Final thoughts: why Ethereum is important for lawyers

Blockchain, especially the form in which Ethereum-focused developers adopt it, is set to revolutionize a wide variety of industries, and the law is at the forefront.

Legal service providers like Rocket Lawyer and Legal Zoom are already experimenting with blockchain smart contracts. Missile attorney Rocket wallet Product, for example, describes itself as “legal contract execution and payment on the Ethereum blockchain” and has partnerships with ConsenSys (a Brooklyn-based Ethereum project investment firm and incubator) and OpenLaw (a startup working on smart contracts for mainstream audiences.)

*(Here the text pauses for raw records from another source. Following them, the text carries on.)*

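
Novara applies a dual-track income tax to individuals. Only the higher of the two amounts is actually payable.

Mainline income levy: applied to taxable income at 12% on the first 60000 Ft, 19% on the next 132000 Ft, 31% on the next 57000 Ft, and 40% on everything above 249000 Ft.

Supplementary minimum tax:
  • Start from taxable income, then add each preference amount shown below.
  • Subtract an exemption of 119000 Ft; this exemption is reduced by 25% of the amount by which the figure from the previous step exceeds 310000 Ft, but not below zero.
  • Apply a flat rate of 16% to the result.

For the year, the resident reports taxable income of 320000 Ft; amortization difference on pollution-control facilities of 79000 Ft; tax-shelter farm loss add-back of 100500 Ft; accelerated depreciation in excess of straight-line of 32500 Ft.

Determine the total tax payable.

78350 Ft

Supplementary minimum tax:
  Adjusted income: 320000 Ft + 79000 Ft + 100500 Ft + 32500 Ft = 532000 Ft
  Exemption: 119000 Ft − 25% × (532000 Ft − 310000 Ft) = 119000 Ft − 55500 Ft = 63500 Ft
  Base: 532000 Ft − 63500 Ft = 468500 Ft
  468500 Ft × 16% = 74960 Ft

Mainline income levy:
  60000 Ft × 12% = 7200 Ft
  132000 Ft × 19% = 25080 Ft
  57000 Ft × 31% = 17670 Ft
  71000 Ft × 40% = 28400 Ft
  → 78350 Ft

78350 Ft > 74960 Ft, so the mainline income levy governs.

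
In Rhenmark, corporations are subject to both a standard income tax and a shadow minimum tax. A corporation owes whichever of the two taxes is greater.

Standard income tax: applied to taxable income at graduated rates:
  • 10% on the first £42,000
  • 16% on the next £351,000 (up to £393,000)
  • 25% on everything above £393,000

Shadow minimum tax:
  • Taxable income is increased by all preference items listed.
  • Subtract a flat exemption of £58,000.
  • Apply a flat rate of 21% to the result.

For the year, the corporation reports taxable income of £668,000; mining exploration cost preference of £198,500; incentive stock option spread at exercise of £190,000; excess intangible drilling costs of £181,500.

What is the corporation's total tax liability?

£247,800

Standard income tax:
  £42,000 × 10% = £4,200
  £351,000 × 16% = £56,160
  £275,000 × 25% = £68,750
  → £129,110

Shadow minimum tax:
  Adjusted income: £668,000 + £198,500 + £190,000 + £181,500 = £1,238,000
  Less exemption £58,000 → base £1,180,000
  £1,180,000 × 21% = £247,800

£247,800 > £129,110, so the shadow minimum tax is the binding amount.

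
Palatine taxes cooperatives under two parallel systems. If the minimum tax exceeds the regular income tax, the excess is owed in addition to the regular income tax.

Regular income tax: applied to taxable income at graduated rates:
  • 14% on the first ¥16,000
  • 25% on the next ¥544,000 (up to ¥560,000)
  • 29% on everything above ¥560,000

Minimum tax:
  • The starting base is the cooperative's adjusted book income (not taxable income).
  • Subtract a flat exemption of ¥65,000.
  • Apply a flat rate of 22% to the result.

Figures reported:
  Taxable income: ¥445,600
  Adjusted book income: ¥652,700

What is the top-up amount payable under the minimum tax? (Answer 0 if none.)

¥19,654

Regular income tax:
  ¥16,000 × 14% = ¥2,240
  ¥429,600 × 25% = ¥107,400
  → ¥109,640

Minimum tax:
  Base (adjusted book income): ¥652,700
  Less exemption ¥65,000 → base ¥587,700
  ¥587,700 × 22% = ¥129,294

Excess of minimum tax over regular income tax: ¥129,294 − ¥109,640 = ¥19,654.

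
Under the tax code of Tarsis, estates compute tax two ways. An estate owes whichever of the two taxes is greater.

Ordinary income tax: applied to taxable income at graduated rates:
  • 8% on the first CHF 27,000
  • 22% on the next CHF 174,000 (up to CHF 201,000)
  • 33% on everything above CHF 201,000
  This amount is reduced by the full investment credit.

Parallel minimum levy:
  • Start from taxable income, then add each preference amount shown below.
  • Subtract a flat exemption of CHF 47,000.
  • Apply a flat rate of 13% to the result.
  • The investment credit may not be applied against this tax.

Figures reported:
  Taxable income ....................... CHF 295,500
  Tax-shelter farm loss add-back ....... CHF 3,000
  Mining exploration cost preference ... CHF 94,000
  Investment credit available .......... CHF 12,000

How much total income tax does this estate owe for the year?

Parallel minimum levy:
  Adjusted income: CHF 295,500 + CHF 3,000 + CHF 94,000 = CHF 392,500
  Less exemption CHF 47,000 → base CHF 345,500
  CHF 345,500 × 13% = CHF 44,915

Ordinary income tax:
  CHF 27,000 × 8% = CHF 2,160
  CHF 174,000 × 22% = CHF 38,280
  CHF 94,500 × 33% = CHF 31,185
  → CHF 71,625
  Less investment credit CHF 12,000 → CHF 59,625

CHF 59,625 > CHF 44,915, so the ordinary income tax governs.

CHF 59,625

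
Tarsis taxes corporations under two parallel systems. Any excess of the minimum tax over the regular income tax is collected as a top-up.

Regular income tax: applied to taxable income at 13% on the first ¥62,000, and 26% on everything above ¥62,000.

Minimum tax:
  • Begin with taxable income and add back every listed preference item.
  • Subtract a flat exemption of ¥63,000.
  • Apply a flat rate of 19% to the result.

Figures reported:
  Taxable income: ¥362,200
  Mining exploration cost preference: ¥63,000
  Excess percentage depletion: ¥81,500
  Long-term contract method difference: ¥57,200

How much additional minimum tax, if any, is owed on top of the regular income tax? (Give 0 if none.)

Minimum tax:
  Adjusted income: ¥362,200 + ¥63,000 + ¥81,500 + ¥57,200 = ¥563,900
  Less exemption ¥63,000 → base ¥500,900
  ¥500,900 × 19% = ¥95,171

Regular income tax:
  ¥62,000 × 13% = ¥8,060
  ¥300,200 × 26% = ¥78,052
  → ¥86,112

Excess of minimum tax over regular income tax: ¥95,171 − ¥86,112 = ¥9,059.

¥9,059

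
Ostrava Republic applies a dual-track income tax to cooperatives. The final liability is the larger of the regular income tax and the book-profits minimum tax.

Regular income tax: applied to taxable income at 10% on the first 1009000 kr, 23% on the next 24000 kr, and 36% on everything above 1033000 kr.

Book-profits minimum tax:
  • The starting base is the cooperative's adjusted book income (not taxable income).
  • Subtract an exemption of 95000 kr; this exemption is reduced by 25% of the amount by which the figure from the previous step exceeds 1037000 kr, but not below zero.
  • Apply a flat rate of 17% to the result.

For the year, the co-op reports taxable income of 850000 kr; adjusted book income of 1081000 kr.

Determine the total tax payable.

169490 kr

Book-profits minimum tax:
  Base (adjusted book income): 1081000 kr
  Exemption: 95000 kr − 25% × (1081000 kr − 1037000 kr) = 95000 kr − 11000 kr = 84000 kr
  Base: 1081000 kr − 84000 kr = 997000 kr
  997000 kr × 17% = 169490 kr

Regular income tax:
  850000 kr × 10% = 85000 kr

169490 kr > 85000 kr, so the book-profits minimum tax is the binding amount.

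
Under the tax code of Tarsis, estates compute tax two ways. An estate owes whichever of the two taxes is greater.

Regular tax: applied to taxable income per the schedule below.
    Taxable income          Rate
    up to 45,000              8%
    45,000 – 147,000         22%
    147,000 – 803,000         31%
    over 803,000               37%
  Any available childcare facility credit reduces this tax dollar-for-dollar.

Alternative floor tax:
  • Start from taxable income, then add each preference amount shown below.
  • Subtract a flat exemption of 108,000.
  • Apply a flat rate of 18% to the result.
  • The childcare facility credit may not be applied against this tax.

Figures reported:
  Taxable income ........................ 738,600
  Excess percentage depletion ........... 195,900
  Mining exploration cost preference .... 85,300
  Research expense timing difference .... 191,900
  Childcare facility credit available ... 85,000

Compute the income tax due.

Alternative floor tax:
  Adjusted income: 738,600 + 195,900 + 85,300 + 191,900 = 1,211,700
  Less exemption 108,000 → base 1,103,700
  1,103,700 × 18% = 198,666

Regular tax:
  45,000 × 8% = 3,600
  102,000 × 22% = 22,440
  591,600 × 31% = 183,396
  → 209,436
  Less childcare facility credit 85,000 → 124,436

198,666 > 124,436, so the alternative floor tax is the binding amount.

198,666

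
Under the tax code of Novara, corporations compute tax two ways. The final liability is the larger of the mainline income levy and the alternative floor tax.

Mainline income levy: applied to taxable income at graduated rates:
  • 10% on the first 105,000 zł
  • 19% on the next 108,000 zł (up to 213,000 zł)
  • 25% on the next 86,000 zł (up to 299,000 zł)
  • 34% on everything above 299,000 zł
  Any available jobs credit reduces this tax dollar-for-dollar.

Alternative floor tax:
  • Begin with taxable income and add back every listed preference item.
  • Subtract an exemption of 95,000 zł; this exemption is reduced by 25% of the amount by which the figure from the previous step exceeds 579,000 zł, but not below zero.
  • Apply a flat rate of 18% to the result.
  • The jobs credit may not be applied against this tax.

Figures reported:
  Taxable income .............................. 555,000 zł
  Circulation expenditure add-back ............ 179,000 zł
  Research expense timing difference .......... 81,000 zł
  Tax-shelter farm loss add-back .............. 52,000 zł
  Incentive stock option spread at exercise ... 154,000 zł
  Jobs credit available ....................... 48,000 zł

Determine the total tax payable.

Mainline income levy:
  105,000 zł × 10% = 10,500 zł
  108,000 zł × 19% = 20,520 zł
  86,000 zł × 25% = 21,500 zł
  256,000 zł × 34% = 87,040 zł
  → 139,560 zł
  Less jobs credit 48,000 zł → 91,560 zł

Alternative floor tax:
  Adjusted income: 555,000 zł + 179,000 zł + 81,000 zł + 52,000 zł + 154,000 zł = 1,021,000 zł
  Exemption: 25% × (1,021,000 zł − 579,000 zł) = 110,500 zł ≥ 95,000 zł, so the exemption is fully phased out
  Base: 1,021,000 zł − 0 zł = 1,021,000 zł
  1,021,000 zł × 18% = 183,780 zł

183,780 zł > 91,560 zł, so the alternative floor tax is the binding amount.

183,780 zł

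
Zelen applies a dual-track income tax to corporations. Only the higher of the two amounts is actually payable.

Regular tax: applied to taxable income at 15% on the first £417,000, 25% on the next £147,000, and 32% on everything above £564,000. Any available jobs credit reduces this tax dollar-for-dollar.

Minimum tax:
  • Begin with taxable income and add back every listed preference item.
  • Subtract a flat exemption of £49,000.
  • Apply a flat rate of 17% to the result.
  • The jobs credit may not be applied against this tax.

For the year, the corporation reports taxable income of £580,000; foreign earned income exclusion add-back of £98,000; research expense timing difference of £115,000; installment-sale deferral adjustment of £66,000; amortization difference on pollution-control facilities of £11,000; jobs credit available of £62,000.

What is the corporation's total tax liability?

Regular tax:
  £417,000 × 15% = £62,550
  £147,000 × 25% = £36,750
  £16,000 × 32% = £5,120
  → £104,420
  Less jobs credit £62,000 → £42,420

Minimum tax:
  Adjusted income: £580,000 + £98,000 + £115,000 + £66,000 + £11,000 = £870,000
  Less exemption £49,000 → base £821,000
  £821,000 × 17% = £139,570

£139,570 > £42,420, so the minimum tax is the binding amount.

£139,570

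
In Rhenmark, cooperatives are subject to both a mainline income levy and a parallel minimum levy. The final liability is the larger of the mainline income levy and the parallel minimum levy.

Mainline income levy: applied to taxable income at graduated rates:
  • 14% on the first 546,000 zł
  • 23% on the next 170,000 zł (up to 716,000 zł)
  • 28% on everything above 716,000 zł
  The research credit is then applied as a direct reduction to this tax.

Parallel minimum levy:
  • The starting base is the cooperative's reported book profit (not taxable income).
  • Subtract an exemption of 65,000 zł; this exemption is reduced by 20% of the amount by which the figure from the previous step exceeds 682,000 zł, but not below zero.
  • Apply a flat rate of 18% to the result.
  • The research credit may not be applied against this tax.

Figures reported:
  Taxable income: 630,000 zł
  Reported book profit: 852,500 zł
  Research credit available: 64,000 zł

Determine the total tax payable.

147,888 zł

Parallel minimum levy:
  Base (reported book profit): 852,500 zł
  Exemption: 65,000 zł − 20% × (852,500 zł − 682,000 zł) = 65,000 zł − 34,100 zł = 30,900 zł
  Base: 852,500 zł − 30,900 zł = 821,600 zł
  821,600 zł × 18% = 147,888 zł

Mainline income levy:
  546,000 zł × 14% = 76,440 zł
  84,000 zł × 23% = 19,320 zł
  → 95,760 zł
  Less research credit 64,000 zł → 31,760 zł

147,888 zł > 31,760 zł, so the parallel minimum levy is the binding amount.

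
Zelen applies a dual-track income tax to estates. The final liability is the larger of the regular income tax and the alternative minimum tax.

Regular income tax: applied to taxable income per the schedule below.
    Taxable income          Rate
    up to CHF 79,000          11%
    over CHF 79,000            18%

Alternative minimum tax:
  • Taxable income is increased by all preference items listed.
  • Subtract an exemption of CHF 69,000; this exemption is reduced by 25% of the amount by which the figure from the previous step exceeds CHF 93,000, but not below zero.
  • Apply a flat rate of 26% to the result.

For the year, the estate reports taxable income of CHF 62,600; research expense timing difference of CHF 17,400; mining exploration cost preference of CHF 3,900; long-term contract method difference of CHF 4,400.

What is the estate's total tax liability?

Alternative minimum tax:
  Adjusted income: CHF 62,600 + CHF 17,400 + CHF 3,900 + CHF 4,400 = CHF 88,300
  Exemption: CHF 88,300 ≤ CHF 93,000, so full CHF 69,000 applies
  Base: CHF 88,300 − CHF 69,000 = CHF 19,300
  CHF 19,300 × 26% = CHF 5,018

Regular income tax:
  CHF 62,600 × 11% = CHF 6,886

CHF 6,886 > CHF 5,018, so the regular income tax governs.

CHF 6,886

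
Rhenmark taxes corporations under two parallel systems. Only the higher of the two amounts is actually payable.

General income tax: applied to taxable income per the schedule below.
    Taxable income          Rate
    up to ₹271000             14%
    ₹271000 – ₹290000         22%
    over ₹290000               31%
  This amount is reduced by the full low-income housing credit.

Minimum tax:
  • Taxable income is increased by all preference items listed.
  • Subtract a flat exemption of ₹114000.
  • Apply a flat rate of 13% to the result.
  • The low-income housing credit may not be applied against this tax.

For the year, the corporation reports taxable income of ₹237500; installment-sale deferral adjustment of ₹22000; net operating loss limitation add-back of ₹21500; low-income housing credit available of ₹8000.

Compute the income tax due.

General income tax:
  ₹237500 × 14% = ₹33250
  Less low-income housing credit ₹8000 → ₹25250

Minimum tax:
  Adjusted income: ₹237500 + ₹22000 + ₹21500 = ₹281000
  Less exemption ₹114000 → base ₹167000
  ₹167000 × 13% = ₹21710

₹25250 > ₹21710, so the general income tax governs.

₹25250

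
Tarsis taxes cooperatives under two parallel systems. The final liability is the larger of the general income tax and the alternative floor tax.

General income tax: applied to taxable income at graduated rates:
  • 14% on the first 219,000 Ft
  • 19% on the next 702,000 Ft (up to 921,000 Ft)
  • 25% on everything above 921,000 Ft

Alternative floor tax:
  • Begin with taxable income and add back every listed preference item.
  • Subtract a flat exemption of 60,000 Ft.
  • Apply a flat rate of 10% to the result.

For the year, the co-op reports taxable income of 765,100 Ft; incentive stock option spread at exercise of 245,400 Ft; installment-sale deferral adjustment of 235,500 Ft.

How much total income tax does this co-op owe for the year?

General income tax:
  219,000 Ft × 14% = 30,660 Ft
  546,100 Ft × 19% = 103,759 Ft
  → 134,419 Ft

Alternative floor tax:
  Adjusted income: 765,100 Ft + 245,400 Ft + 235,500 Ft = 1,246,000 Ft
  Less exemption 60,000 Ft → base 1,186,000 Ft
  1,186,000 Ft × 10% = 118,600 Ft

134,419 Ft > 118,600 Ft, so the general income tax governs.

134,419 Ft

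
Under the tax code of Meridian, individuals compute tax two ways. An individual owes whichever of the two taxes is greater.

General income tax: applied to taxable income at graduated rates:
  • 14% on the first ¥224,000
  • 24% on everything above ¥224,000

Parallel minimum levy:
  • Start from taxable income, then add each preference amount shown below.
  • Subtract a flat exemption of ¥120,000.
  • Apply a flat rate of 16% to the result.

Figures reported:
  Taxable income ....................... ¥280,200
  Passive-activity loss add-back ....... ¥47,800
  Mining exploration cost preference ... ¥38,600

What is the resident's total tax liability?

General income tax:
  ¥224,000 × 14% = ¥31,360
  ¥56,200 × 24% = ¥13,488
  → ¥44,848

Parallel minimum levy:
  Adjusted income: ¥280,200 + ¥47,800 + ¥38,600 = ¥366,600
  Less exemption ¥120,000 → base ¥246,600
  ¥246,600 × 16% = ¥39,456

¥44,848 > ¥39,456, so the general income tax governs.

¥44,848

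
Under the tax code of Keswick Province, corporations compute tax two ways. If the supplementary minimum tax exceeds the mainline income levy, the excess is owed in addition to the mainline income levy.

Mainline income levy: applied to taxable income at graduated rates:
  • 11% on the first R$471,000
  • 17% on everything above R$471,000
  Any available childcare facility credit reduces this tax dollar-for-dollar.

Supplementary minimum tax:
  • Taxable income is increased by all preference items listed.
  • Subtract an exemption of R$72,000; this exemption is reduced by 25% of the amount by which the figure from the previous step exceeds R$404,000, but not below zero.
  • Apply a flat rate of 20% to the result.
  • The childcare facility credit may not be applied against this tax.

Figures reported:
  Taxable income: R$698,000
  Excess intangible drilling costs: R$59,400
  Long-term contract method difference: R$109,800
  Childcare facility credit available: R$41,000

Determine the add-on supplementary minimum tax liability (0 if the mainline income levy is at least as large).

R$124,040

Mainline income levy:
  R$471,000 × 11% = R$51,810
  R$227,000 × 17% = R$38,590
  → R$90,400
  Less childcare facility credit R$41,000 → R$49,400

Supplementary minimum tax:
  Adjusted income: R$698,000 + R$59,400 + R$109,800 = R$867,200
  Exemption: 25% × (R$867,200 − R$404,000) = R$115,800 ≥ R$72,000, so the exemption is fully phased out
  Base: R$867,200 − R$0 = R$867,200
  R$867,200 × 20% = R$173,440

Excess of supplementary minimum tax over mainline income levy: R$173,440 − R$49,400 = R$124,040.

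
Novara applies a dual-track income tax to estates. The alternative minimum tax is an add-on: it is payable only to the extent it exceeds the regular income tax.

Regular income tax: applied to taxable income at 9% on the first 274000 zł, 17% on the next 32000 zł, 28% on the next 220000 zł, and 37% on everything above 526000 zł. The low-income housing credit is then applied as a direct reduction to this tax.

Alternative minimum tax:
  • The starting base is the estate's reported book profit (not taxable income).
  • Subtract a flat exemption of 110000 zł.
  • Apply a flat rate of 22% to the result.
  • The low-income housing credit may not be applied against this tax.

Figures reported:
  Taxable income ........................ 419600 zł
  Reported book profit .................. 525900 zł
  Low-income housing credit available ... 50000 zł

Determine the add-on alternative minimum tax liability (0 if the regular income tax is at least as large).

79590 zł

Alternative minimum tax:
  Base (reported book profit): 525900 zł
  Less exemption 110000 zł → base 415900 zł
  415900 zł × 22% = 91498 zł

Regular income tax:
  274000 zł × 9% = 24660 zł
  32000 zł × 17% = 5440 zł
  113600 zł × 28% = 31808 zł
  → 61908 zł
  Less low-income housing credit 50000 zł → 11908 zł

Excess of alternative minimum tax over regular income tax: 91498 zł − 11908 zł = 79590 zł.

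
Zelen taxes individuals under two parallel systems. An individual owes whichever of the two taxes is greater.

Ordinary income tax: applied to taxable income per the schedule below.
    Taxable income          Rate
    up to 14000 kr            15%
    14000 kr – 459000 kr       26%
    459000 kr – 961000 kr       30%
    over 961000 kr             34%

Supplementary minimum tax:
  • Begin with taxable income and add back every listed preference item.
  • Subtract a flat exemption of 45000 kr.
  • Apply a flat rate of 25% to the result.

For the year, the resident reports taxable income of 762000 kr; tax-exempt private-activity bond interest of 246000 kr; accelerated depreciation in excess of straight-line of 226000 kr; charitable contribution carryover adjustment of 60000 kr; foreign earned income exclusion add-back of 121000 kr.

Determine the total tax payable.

342500 kr

Ordinary income tax:
  14000 kr × 15% = 2100 kr
  445000 kr × 26% = 115700 kr
  303000 kr × 30% = 90900 kr
  → 208700 kr

Supplementary minimum tax:
  Adjusted income: 762000 kr + 246000 kr + 226000 kr + 60000 kr + 121000 kr = 1415000 kr
  Less exemption 45000 kr → base 1370000 kr
  1370000 kr × 25% = 342500 kr

342500 kr > 208700 kr, so the supplementary minimum tax is the binding amount.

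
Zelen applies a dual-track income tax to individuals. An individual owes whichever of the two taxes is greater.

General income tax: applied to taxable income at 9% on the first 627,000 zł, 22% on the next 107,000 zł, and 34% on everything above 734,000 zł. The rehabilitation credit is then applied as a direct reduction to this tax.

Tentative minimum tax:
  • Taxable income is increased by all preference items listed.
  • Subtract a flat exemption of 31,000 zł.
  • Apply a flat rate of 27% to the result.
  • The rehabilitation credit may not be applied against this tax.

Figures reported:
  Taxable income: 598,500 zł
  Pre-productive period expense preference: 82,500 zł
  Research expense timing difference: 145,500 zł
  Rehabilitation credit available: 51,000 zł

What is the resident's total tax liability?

General income tax:
  598,500 zł × 9% = 53,865 zł
  Less rehabilitation credit 51,000 zł → 2,865 zł

Tentative minimum tax:
  Adjusted income: 598,500 zł + 82,500 zł + 145,500 zł = 826,500 zł
  Less exemption 31,000 zł → base 795,500 zł
  795,500 zł × 27% = 214,785 zł

214,785 zł > 2,865 zł, so the tentative minimum tax is the binding amount.

214,785 zł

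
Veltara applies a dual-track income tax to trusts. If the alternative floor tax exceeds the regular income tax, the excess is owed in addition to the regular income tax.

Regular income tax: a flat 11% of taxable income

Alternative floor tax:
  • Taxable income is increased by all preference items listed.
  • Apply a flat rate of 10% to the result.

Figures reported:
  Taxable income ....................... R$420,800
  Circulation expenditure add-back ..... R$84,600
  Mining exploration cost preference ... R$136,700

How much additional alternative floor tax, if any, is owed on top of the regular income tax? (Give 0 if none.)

Alternative floor tax:
  Adjusted income: R$420,800 + R$84,600 + R$136,700 = R$642,100
  R$642,100 × 10% = R$64,210

Regular income tax:
  R$420,800 × 11% = R$46,288

Excess of alternative floor tax over regular income tax: R$64,210 − R$46,288 = R$17,922.

R$17,922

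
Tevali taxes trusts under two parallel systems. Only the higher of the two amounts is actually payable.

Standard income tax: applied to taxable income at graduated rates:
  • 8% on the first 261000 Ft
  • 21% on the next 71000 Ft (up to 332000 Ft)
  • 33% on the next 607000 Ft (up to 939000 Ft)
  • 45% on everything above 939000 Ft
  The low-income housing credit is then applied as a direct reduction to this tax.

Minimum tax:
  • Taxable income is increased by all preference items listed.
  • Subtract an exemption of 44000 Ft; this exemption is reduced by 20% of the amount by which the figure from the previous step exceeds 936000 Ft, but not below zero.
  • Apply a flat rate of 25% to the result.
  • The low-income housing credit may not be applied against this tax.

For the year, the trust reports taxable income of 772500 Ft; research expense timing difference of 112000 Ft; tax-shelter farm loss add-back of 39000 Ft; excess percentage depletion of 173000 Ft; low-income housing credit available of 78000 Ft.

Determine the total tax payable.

271150 Ft

Minimum tax:
  Adjusted income: 772500 Ft + 112000 Ft + 39000 Ft + 173000 Ft = 1096500 Ft
  Exemption: 44000 Ft − 20% × (1096500 Ft − 936000 Ft) = 44000 Ft − 32100 Ft = 11900 Ft
  Base: 1096500 Ft − 11900 Ft = 1084600 Ft
  1084600 Ft × 25% = 271150 Ft

Standard income tax:
  261000 Ft × 8% = 20880 Ft
  71000 Ft × 21% = 14910 Ft
  440500 Ft × 33% = 145365 Ft
  → 181155 Ft
  Less low-income housing credit 78000 Ft → 103155 Ft

271150 Ft > 103155 Ft, so the minimum tax is the binding amount.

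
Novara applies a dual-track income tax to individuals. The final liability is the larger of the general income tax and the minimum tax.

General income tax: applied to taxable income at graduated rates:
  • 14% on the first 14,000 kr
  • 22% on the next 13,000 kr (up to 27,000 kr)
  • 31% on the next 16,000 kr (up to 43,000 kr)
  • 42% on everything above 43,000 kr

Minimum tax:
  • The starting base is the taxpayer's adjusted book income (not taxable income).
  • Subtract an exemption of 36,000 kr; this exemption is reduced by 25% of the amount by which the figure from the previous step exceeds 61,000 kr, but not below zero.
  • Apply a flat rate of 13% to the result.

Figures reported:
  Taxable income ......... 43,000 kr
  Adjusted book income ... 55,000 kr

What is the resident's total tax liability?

9,780 kr

Minimum tax:
  Base (adjusted book income): 55,000 kr
  Exemption: 55,000 kr ≤ 61,000 kr, so full 36,000 kr applies
  Base: 55,000 kr − 36,000 kr = 19,000 kr
  19,000 kr × 13% = 2,470 kr

General income tax:
  14,000 kr × 14% = 1,960 kr
  13,000 kr × 22% = 2,860 kr
  16,000 kr × 31% = 4,960 kr
  → 9,780 kr

9,780 kr > 2,470 kr, so the general income tax governs.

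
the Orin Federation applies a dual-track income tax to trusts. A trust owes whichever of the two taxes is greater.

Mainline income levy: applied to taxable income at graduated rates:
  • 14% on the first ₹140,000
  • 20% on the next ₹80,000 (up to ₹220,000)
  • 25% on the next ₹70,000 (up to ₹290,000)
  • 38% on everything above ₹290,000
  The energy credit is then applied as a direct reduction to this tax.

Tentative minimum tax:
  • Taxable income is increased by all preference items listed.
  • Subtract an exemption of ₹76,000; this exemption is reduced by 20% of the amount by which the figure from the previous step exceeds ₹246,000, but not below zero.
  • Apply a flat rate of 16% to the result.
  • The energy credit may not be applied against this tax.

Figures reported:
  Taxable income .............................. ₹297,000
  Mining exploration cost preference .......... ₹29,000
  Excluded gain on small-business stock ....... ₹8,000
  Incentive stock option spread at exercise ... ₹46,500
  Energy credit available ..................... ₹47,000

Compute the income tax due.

₹53,024

Tentative minimum tax:
  Adjusted income: ₹297,000 + ₹29,000 + ₹8,000 + ₹46,500 = ₹380,500
  Exemption: ₹76,000 − 20% × (₹380,500 − ₹246,000) = ₹76,000 − ₹26,900 = ₹49,100
  Base: ₹380,500 − ₹49,100 = ₹331,400
  ₹331,400 × 16% = ₹53,024

Mainline income levy:
  ₹140,000 × 14% = ₹19,600
  ₹80,000 × 20% = ₹16,000
  ₹70,000 × 25% = ₹17,500
  ₹7,000 × 38% = ₹2,660
  → ₹55,760
  Less energy credit ₹47,000 → ₹8,760

₹53,024 > ₹8,760, so the tentative minimum tax is the binding amount.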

However, Ethereum isn’t the end of all things for Blockchain and Law. Several Ethereum competitors are in the starting blocks, each trying to offer a unique value proposition to encourage innovators and developers to build on their platforms. In addition to Ethereum, there are projects like Cardano, Speckle, and Solano are all projects with a significant legal impact.

If you want to learn more about the Ethereum Project, we highly recommend that you check out the Documentation for Ethereum developers and immersion in the ecosystem – even developing a tiny bit of literacy on the subject will likely help you for years to come.